The day was miserable, with heavy rain. So it was heartening to see the thousands of people gathered at the Garden of Remembrance to march through town to demand a referendum to repeal the 8th Amendment.
It is a route I know well – the same one used each year for the Gay Pride Parade. The mood was more sombre however. The Pride Parade has become a festive occasion, a happy occasion for celebration. This one was angrier. The government – like all previous governments is too lily-livered and spineless to address the reality that Irish women are being forced to travel abroad, at enormous expense, to avail of services legally available elsewhere. The fact that the United Nations has repeatedly condemned Ireland’s abortion restrictions as being in violation of women’s rights seems to mean nothing to them.
Last year’s marriage referendum was not actually required – nowhere in the constitution banned same sex marriage, but our pathetic government decided that minority civil rights was a matter for public vote. Sadly as the abortion ban is specifically written into the constitution, the only means of removing it is via referendum. So what does our tragic government do – they’ve decided to hold a citizen’s convention to decide what to do about abortion. They know that a referendum is the only possible outcome. But by wasting millions on this convention, they can kick the issue into the future. They couldn’t be dealing with it themselves. They have their parliamentary seats to protect.

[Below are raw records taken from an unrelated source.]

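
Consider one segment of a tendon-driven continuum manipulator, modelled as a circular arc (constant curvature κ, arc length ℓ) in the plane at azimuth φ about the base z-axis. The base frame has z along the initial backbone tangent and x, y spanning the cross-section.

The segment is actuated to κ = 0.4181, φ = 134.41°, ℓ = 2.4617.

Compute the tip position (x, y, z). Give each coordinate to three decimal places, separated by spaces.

-0.811 0.828 2.050

θ = κ·ℓ = 0.4181 × 2.4617 = 1.02924 rad
ρ = (1 − cos θ)/κ = (1 − 0.51547)/0.4181 = 1.15888
z = sin θ / κ = 0.85691/0.4181 = 2.04952
x = ρ cos φ = 1.15888 × cos(134.41°) = -0.81097
y = ρ sin φ = 1.15888 × sin(134.41°) = 0.82785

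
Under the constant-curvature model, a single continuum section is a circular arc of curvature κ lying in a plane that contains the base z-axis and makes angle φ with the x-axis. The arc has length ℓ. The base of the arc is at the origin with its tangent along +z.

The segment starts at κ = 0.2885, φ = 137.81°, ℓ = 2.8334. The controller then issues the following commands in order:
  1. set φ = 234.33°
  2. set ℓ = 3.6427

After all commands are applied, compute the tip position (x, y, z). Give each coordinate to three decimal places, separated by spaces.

-1.017 -1.417 3.008

initial: κ=0.2885, φ=137.81°, ℓ=2.8334
cmd 1: set φ=234.33° → (κ,φ,ℓ)=(0.2885,234.33°,2.8334) → tip=(-0.6385,-0.8896,2.5282)
cmd 2: set ℓ=3.6427 → (κ,φ,ℓ)=(0.2885,234.33°,3.6427) → tip=(-1.0171,-1.4170,3.0082)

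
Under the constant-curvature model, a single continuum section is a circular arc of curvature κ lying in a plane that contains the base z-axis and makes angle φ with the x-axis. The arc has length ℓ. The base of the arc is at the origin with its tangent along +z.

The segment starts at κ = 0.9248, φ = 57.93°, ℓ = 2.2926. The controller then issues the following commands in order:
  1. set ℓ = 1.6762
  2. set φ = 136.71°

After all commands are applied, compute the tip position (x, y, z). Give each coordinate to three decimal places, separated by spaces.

-0.771 0.726 1.081

initial: κ=0.9248, φ=57.93°, ℓ=2.2926
cmd 1: set ℓ=1.6762 → (κ,φ,ℓ)=(0.9248,57.93°,1.6762) → tip=(0.5623,0.8974,1.0811)
cmd 2: set φ=136.71° → (κ,φ,ℓ)=(0.9248,136.71°,1.6762) → tip=(-0.7708,0.7261,1.0811)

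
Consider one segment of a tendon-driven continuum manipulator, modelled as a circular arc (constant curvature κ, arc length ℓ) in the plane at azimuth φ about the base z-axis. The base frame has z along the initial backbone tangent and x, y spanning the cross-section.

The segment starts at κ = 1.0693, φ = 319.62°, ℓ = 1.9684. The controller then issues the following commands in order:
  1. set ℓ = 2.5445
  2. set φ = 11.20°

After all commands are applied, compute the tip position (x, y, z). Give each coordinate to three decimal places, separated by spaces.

initial: κ=1.0693, φ=319.62°, ℓ=1.9684
cmd 1: set ℓ=2.5445 → (κ,φ,ℓ)=(1.0693,319.62°,2.5445) → tip=(1.3627,-1.1589,0.3820)
cmd 2: set φ=11.20° → (κ,φ,ℓ)=(1.0693,11.20°,2.5445) → tip=(1.7547,0.3474,0.3820)

1.755 0.347 0.382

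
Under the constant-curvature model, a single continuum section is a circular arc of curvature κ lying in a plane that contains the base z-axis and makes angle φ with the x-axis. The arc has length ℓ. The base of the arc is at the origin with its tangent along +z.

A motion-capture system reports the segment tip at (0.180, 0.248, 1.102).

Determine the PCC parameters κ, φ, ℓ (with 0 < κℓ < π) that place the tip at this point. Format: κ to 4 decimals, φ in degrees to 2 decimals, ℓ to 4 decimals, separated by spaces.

ρ = √(x²+y²) = √(0.180² + 0.248²) = 0.30644
φ = atan2(y, x) mod 360° = atan2(0.248, 0.180) = 54.0276°
|p|² = ρ² + z² = 0.30644² + 1.102² = 1.30831
κ = 2ρ / |p|² = 2×0.30644 / 1.30831 = 0.46845
θ = 2·atan2(ρ, z) = 2·atan2(0.30644, 1.102) = 0.54244 rad
ℓ = θ/κ = 0.54244/0.46845 = 1.15796

0.4684 54.03 1.1580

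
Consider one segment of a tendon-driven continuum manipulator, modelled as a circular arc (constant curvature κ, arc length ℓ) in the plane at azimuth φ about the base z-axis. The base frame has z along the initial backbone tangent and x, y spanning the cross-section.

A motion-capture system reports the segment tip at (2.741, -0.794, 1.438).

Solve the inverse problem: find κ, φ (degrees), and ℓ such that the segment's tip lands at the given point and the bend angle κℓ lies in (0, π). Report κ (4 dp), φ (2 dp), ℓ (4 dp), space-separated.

0.5589 343.85 3.9505

ρ = √(x²+y²) = √(2.741² + -0.794²) = 2.85368
φ = atan2(y, x) mod 360° = atan2(-0.794, 2.741) = 343.8450°
|p|² = ρ² + z² = 2.85368² + 1.438² = 10.21136
κ = 2ρ / |p|² = 2×2.85368 / 10.21136 = 0.55892
θ = 2·atan2(ρ, z) = 2·atan2(2.85368, 1.438) = 2.20805 rad
ℓ = θ/κ = 2.20805/0.55892 = 3.95054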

Being male – and a gay male at that – abortion is not an issue that has any real personal relevance to my life. Even if I was female, I’d be at the last chance saloon in terms of my fertile years. So my opinion on the subject should not really matter. It’s not a decision I will ever have to make. Thankfully. But I don’t want to live in a country where the laws control women’s bodies. I don’t want to have to force pregnant rape victims, or women who can’t afford another child, or who are carrying foetuses with fatal abnormalities, travel alone to another country to deal with it. And what if they can’t afford the cost of the trip. If a woman doesn’t want to have a baby, then I’ll trust her to make the best choice for herself. And if she decides that she wants to terminate the pregnancy, then she damned well should be allowed to do that here in mythical, mystical Ireland.
And I’ll have a vote on what women can or cannot do with their bodies.
The pro-life crowd was visible on the periphery of the protest. Like the pervert uncle at a family wedding, they always seem to be there, lurking. With their malevolent and catholic agenda. These are the same crowd who engaged in that disgustingly hateful and homophobic campaign against marriage equality last year. They were the same faces that opposed the introduction to divorce. They don’t broadcast their religious affiliations so much any more. The catholic church is such a poisoned chalice in the eyes of the public these days – with the relentless onslaught of the sordid tales of child sexual abuse by the clergy, which was covered up by the hierarchy – that they have gone underground. But they are behind the No campaign. Like a malignant presence, they continues to smear the country with their bigotry and hatred. The Youth Defence van with it’s billboard proclaiming ‘Abortion is violence against mothers and babies’ was circling town with the German schlager song ‘Life is life’ bellowing from the speakers. I suspect that the average age of a Youth Defence member is 56.
The posters of the pro-choice marchers were far more eloquent.
‘Get your rosaries off my ovaries.’
‘Hey hey, mister, mister, keep your laws off my sister’.
‘2-4-6-8 we have got to repeal the 8th’.
The campaign is going to be long. It is going to be vicious, as these campaigns always are. But it will be successful. Today was my first foray into the pro-choice movement. I suspect it will be the first of several over the next few years.